Kane Erin, Braithwaite Sabina
Washington University School of Medicine
Washington University in St Louis
Spinal immobilization with a backboard and cervical collar for patients with suspected spine injury became common practice in the 1960s. The increase in automobile accidents drove this decision as automobiles became more commonplace, and a position paper was published by the American Academy of Orthopedics endorsing its use without evidence that spinal immobilization improved outcomes. Spinal immobilization included a cervical collar and a rigid backboard with secured straps. Recent studies assessing the validity of spinal immobilization raised concern for harm instead of better outcomes). In the early 2010s, the common practice moved to spinal motion restriction to replace the common use of spinal immobilization. In 2019, a retrospective observational study from the University of Arizona showed no significant increase in spinal cord injury after transitioning from a spinal immobilization protocol to 1 of spinal motion restrictions. A joint position paper between the American College of Surgeons Committee on Trauma (ACS-COT), American College of Emergency Physicians (ACEP), and the National Association of Emergency Medicine Physicians (NAEMSP) in 2018 outlined the uniform recommendations for spinal motion restriction in the care of trauma patients. The indications for patients who have experienced blunt trauma are summarized in the table (see Indications for Spinal Motion Restriction). Patients with none of the identified indications should not undergo spinal motion restriction due to the potential for harm by being placed in a cervical collar or backboard. In the pediatric population, there is no indication based on age alone for using spinal motion restriction.

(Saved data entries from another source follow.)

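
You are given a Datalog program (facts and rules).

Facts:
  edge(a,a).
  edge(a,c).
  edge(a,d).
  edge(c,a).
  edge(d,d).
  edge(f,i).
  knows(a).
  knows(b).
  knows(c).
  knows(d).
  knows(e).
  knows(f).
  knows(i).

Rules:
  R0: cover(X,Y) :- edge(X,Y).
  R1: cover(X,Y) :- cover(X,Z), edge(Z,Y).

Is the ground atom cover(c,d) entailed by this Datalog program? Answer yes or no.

round 1: derive cover(a,a) via R0 from edge(a,a)
round 1: derive cover(a,c) via R0 from edge(a,c)
round 1: derive cover(a,d) via R0 from edge(a,d)
round 1: derive cover(c,a) via R0 from edge(c,a)
round 1: derive cover(d,d) via R0 from edge(d,d)
round 1: derive cover(f,i) via R0 from edge(f,i)
round 2: derive cover(c,c) via R1 from cover(c,a), edge(a,c)
round 2: derive cover(c,d) via R1 from cover(c,a), edge(a,d)

yes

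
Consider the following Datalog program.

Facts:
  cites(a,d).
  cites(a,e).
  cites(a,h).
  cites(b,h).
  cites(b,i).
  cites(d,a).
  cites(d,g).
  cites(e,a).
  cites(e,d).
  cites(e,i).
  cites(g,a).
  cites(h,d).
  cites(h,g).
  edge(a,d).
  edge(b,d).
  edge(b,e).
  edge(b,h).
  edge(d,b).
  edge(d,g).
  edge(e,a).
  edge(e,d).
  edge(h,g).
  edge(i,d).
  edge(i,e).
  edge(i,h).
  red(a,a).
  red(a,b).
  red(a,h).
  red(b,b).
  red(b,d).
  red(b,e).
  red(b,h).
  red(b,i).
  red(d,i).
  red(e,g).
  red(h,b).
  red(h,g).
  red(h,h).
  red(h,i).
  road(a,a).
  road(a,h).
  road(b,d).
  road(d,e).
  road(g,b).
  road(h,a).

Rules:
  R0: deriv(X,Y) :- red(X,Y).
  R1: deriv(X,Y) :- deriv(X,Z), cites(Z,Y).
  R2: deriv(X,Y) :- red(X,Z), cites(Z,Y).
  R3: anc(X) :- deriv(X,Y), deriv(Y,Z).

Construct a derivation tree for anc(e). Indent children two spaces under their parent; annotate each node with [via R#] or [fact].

anc(e)  [via R3]
  deriv(e,a)  [via R2]
    red(e,g)  [fact]
    cites(g,a)  [fact]
  deriv(a,a)  [via R0]
    red(a,a)  [fact]

round 1: derive deriv(a,a) via R0 from red(a,a)
round 1: derive deriv(a,b) via R0 from red(a,b)
round 1: derive deriv(a,h) via R0 from red(a,h)
round 1: derive deriv(b,b) via R0 from red(b,b)
round 1: derive deriv(b,d) via R0 from red(b,d)
round 1: derive deriv(b,e) via R0 from red(b,e)
round 1: derive deriv(b,h) via R0 from red(b,h)
round 1: derive deriv(b,i) via R0 from red(b,i)
round 1: derive deriv(d,i) via R0 from red(d,i)
round 1: derive deriv(e,g) via R0 from red(e,g)
round 1: derive deriv(h,b) via R0 from red(h,b)
round 1: derive deriv(h,g) via R0 from red(h,g)
round 1: derive deriv(h,h) via R0 from red(h,h)
round 1: derive deriv(h,i) via R0 from red(h,i)
round 1: derive deriv(a,d) via R2 from red(a,a), cites(a,d)
round 1: derive deriv(a,e) via R2 from red(a,a), cites(a,e)
round 1: derive deriv(a,g) via R2 from red(a,h), cites(h,g)
round 1: derive deriv(a,i) via R2 from red(a,b), cites(b,i)
round 1: derive deriv(b,a) via R2 from red(b,d), cites(d,a)
round 1: derive deriv(b,g) via R2 from red(b,d), cites(d,g)
round 1: derive deriv(e,a) via R2 from red(e,g), cites(g,a)
round 1: derive deriv(h,a) via R2 from red(h,g), cites(g,a)
round 1: derive deriv(h,d) via R2 from red(h,h), cites(h,d)
round 2: derive deriv(e,d) via R1 from deriv(e,a), cites(a,d)
round 2: derive deriv(e,e) via R1 from deriv(e,a), cites(a,e)
round 2: derive deriv(e,h) via R1 from deriv(e,a), cites(a,h)
round 2: derive deriv(h,e) via R1 from deriv(h,a), cites(a,e)
round 2: derive anc(a) via R3 from deriv(a,a), deriv(a,a)
round 2: derive anc(b) via R3 from deriv(b,a), deriv(a,a)
round 2: derive anc(e) via R3 from deriv(e,a), deriv(a,a)
round 2: derive anc(h) via R3 from deriv(h,a), deriv(a,a)
round 3: derive deriv(e,i) via R1 from deriv(e,e), cites(e,i)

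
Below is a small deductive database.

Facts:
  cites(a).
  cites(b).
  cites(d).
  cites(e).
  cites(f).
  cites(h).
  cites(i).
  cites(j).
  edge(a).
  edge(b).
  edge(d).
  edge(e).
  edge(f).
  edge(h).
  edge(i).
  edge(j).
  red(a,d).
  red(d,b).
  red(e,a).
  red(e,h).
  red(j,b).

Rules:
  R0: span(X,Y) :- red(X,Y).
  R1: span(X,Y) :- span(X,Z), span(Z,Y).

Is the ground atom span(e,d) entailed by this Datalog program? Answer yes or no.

round 1: derive span(a,d) via R0 from red(a,d)
round 1: derive span(d,b) via R0 from red(d,b)
round 1: derive span(e,a) via R0 from red(e,a)
round 1: derive span(e,h) via R0 from red(e,h)
round 1: derive span(j,b) via R0 from red(j,b)
round 2: derive span(a,b) via R1 from span(a,d), span(d,b)
round 2: derive span(e,d) via R1 from span(e,a), span(a,d)
round 3: derive span(e,b) via R1 from span(e,a), span(a,b)

yes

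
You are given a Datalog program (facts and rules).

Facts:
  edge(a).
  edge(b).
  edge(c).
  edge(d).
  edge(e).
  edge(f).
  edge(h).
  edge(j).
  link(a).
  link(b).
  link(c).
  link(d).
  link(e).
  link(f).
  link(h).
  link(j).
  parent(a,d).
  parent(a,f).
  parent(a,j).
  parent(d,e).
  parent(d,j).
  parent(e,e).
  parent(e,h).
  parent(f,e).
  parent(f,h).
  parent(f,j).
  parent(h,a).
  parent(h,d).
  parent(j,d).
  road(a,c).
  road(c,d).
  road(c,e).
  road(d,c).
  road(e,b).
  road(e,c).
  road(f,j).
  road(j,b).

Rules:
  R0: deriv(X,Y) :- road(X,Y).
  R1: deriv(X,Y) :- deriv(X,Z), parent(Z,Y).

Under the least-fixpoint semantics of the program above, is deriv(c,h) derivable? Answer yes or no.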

Young patients can present a challenge to providers due to communication issues. A retrospective review completed by Hale et al of 2,972 pre-elementary trauma patients showed that CT scans were not necessary for patients less than 5 years old without clinical findings on the exam. In addition to the criteria listed in the table, torticollis indicates spinal motion restriction (particularly cervical collar placement) in pediatric patients.
20世纪60年代,对于疑似脊柱损伤的患者,使用背板和颈托进行脊柱固定成为了常见做法。随着汽车越来越普及,汽车事故的增加推动了这一决定,并且美国矫形外科学会发表了一篇立场文件,在没有证据表明脊柱固定能改善治疗效果的情况下支持其使用。脊柱固定包括一个颈托和一个带有固定带的刚性背板。最近评估脊柱固定有效性的研究引发了对其造成伤害而非带来更好治疗效果的担忧。在21世纪10年代初,常见做法转变为脊柱活动限制,以取代普遍使用的脊柱固定。2019年,亚利桑那大学的一项回顾性观察研究表明,从脊柱固定方案转变为一种脊柱活动限制方案后,脊髓损伤没有显著增加。美国外科医师学会创伤委员会(ACS - COT)、美国急诊医师学会(ACEP)和美国急诊医学医师协会(NAEMSP)在2018年联合发表的一篇立场文件概述了创伤患者护理中脊柱活动限制的统一建议。表中总结了钝性创伤患者的适应症(见脊柱活动限制的适应症)。没有任何已确定适应症的患者不应因佩戴颈托或背板可能造成伤害而接受脊柱活动限制。在儿科人群中,没有仅基于年龄就使用脊柱活动限制的适应症。由于沟通问题,年轻患者可能会给医护人员带来挑战。黑尔等人对2972名学前创伤患者进行的回顾性研究表明,对于5岁以下且检查无临床发现的患者,无需进行CT扫描。除了表中列出的标准外,斜颈表明儿科患者需要进行脊柱活动限制(特别是佩戴颈托)。